The hostility to Chinese labor in Australia is similar to that on the Pacific coast of the United States, and in the States of the Rocky Mountain region. It will doubtless increase as time goes on, as it increased in the United States, until it culminated in the Chinese Exclusion Act of a few years ago. Eventually, the Chinese in Australia will be shut out from all occupations, and expelled or excluded from the country. A good many intelligent Australians deprecate the hostility to the Chinese, but when it comes to voting, this class of citizens is in the minority.

During a part of the gold rush, great numbers of Chinese found their way to the mines, where they were perfectly contented to work in abandoned mines and wash the earth, which had already been washed by the white men. Owing to the prejudice against them and the likelihood of interference, they rarely took up fresh claims, but contented themselves with what the white man had left. Even this form of work was considered an encroachment by the white miners, who frequently attacked the Mongolians and drove them out at the point of the pistol. Many of these attacks were accompanied by bloodshed, and if the history of Australian mining were written in full, it would contain many a story of oppression, accompanied with violence.

Our friends made a visit to the famous lake district of Victoria, where they found some very pretty scenery, and from the summit of one hill counted no fewer than fifteen lakes, some of them of no great size, while the largest measured ninety miles in circumference. Harry made note of the fact that this largest lake was called the Dead Sea. It is said to be not as salt as the famous Dead Sea near Jerusalem, but it is a great deal salter than the ocean, and no fish of any kind lives in it.

“I asked a resident of the neighborhood,” said Harry, “if they had ever tried the plan of putting fish from the ocean into this Australian Dead Sea. They said they had done so, but the fish thus transported always died in a few hours, and the experiment of stocking the lake had been given up long ago.

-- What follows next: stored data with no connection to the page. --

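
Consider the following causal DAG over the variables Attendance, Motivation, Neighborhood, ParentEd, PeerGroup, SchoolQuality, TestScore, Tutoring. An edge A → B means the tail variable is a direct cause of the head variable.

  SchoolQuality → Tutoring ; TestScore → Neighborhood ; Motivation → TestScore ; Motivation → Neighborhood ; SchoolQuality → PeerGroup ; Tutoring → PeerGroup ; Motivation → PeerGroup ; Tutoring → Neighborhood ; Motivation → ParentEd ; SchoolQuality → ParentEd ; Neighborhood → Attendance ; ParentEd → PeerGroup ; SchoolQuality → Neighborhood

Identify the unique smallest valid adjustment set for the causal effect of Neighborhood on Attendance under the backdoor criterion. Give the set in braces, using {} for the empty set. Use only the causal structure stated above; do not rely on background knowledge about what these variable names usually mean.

Variables eligible for adjustment (non-descendants of Neighborhood, excluding Neighborhood and Attendance): {Motivation, ParentEd, PeerGroup, SchoolQuality, TestScore, Tutoring}.
Backdoor paths from Neighborhood to Attendance:
  (none)
With no backdoor paths the empty set already satisfies the criterion, and it is trivially minimal.

{}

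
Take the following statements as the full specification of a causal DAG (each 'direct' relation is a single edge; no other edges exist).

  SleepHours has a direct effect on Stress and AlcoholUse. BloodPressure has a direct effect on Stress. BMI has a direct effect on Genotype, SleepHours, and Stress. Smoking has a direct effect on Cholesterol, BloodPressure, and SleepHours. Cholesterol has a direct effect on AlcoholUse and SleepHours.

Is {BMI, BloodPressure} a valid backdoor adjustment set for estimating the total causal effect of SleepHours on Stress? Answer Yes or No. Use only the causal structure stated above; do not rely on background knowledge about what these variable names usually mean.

Backdoor paths from SleepHours to Stress (paths whose first edge points into SleepHours):
  P1: SleepHours <- BMI -> Stress
  P2: SleepHours <- Smoking -> BloodPressure -> Stress
  P3: SleepHours <- Cholesterol <- Smoking -> BloodPressure -> Stress
Condition 1 (no descendant of SleepHours in the set): holds — descendants of SleepHours are {AlcoholUse, Stress}; none are in {BMI, BloodPressure}.
Condition 2 (every backdoor path blocked by {BMI, BloodPressure}):
  P1: blocked at fork node BMI ∈ conditioning set.
  P2: blocked at chain node BloodPressure ∈ conditioning set.
  P3: blocked at chain node BloodPressure ∈ conditioning set.
{BMI, BloodPressure} satisfies the backdoor criterion.

Yes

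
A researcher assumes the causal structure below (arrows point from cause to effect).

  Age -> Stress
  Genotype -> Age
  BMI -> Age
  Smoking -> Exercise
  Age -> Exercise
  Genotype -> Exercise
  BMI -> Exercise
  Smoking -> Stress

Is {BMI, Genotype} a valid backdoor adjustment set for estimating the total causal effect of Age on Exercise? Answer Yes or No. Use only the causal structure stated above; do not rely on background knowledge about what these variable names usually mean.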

“A curious thing that we found regarding the lakes in this part of Victoria,” Harry continued, “is that some of them are salt and some fresh, and sometimes the salt lakes and the fresh ones are quite close to each other, and on the same level. We were puzzled how to account for the peculiarity and tried to learn about it. How the circumstances happened, nobody knows exactly, but the theory is that the salt in the salt lakes comes from the drainage of the rocks, and as the lakes have no outlets, the superfluous waters are carried off by evaporation. They told us that in summer these lakes sink a good deal below the level of other times of the year, and when they did so the ground left dry was thickly encrusted with salt, which the people gathered in large quantities. The market of Melbourne is supplied with salt from these lakes, and you can readily understand that it is very cheap.

“Another peculiarity of this part of Victoria is the large quantities of potatoes that are grown there. The land often yields from twenty to thirty tons of potatoes to the acre, and an acre of ground for raising potatoes will frequently sell for four hundred dollars, while it will rent for twenty-five dollars yearly. Most of the coast ports of Australia, including the great ones of Melbourne, Adelaide, and Sydney, are supplied with potatoes from this region.

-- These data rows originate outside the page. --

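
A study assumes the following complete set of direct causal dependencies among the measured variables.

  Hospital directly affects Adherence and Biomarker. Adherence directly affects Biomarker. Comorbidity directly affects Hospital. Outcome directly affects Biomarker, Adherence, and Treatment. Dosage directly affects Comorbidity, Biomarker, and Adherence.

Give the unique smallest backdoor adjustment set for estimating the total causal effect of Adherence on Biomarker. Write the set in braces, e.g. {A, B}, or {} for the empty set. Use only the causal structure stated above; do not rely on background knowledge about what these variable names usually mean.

Variables eligible for adjustment (non-descendants of Adherence, excluding Adherence and Biomarker): {Comorbidity, Dosage, Hospital, Outcome, Treatment}.
Backdoor paths from Adherence to Biomarker:
  P1: Adherence <- Dosage -> Comorbidity -> Hospital -> Biomarker
  P2: Adherence <- Dosage -> Biomarker
  P3: Adherence <- Hospital <- Comorbidity <- Dosage -> Biomarker
  P4: Adherence <- Hospital -> Biomarker
  P5: Adherence <- Outcome -> Biomarker
The empty set is not sufficient: P1 (Adherence <- Dosage -> Comorbidity -> Hospital -> Biomarker) has no collider blocking it and no conditioned non-collider, so it is open.
Try {Dosage, Hospital, Outcome}:
  P1: blocked at fork node Dosage ∈ conditioning set.
  P2: blocked at fork node Dosage ∈ conditioning set.
  P3: blocked at chain node Hospital ∈ conditioning set.
  P4: blocked at fork node Hospital ∈ conditioning set.
  P5: blocked at fork node Outcome ∈ conditioning set.
{Dosage, Hospital, Outcome} contains no descendant of Adherence and blocks every backdoor path.
Every element of {Dosage, Hospital, Outcome} is needed (dropping Dosage leaves P2 open; dropping Hospital leaves P4 open; dropping Outcome leaves P5 open), so no proper subset is valid.
Among all size-3 subsets of the eligible variables, only {Dosage, Hospital, Outcome} blocks every backdoor path, so it is the unique smallest valid adjustment set.

{Dosage, Hospital, Outcome}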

“The potatoes are among the finest we ever saw. They are large, rich, and mealy, and when properly cooked they are simply delicious. No other part of Australia can compete with this district in potato cultivation. The excellence of this vegetable is supposed to come from the volcanic nature of the soil. All the country round here was once in a high state of ebullition, and the lakes I have mentioned are the craters of extinct volcanoes.”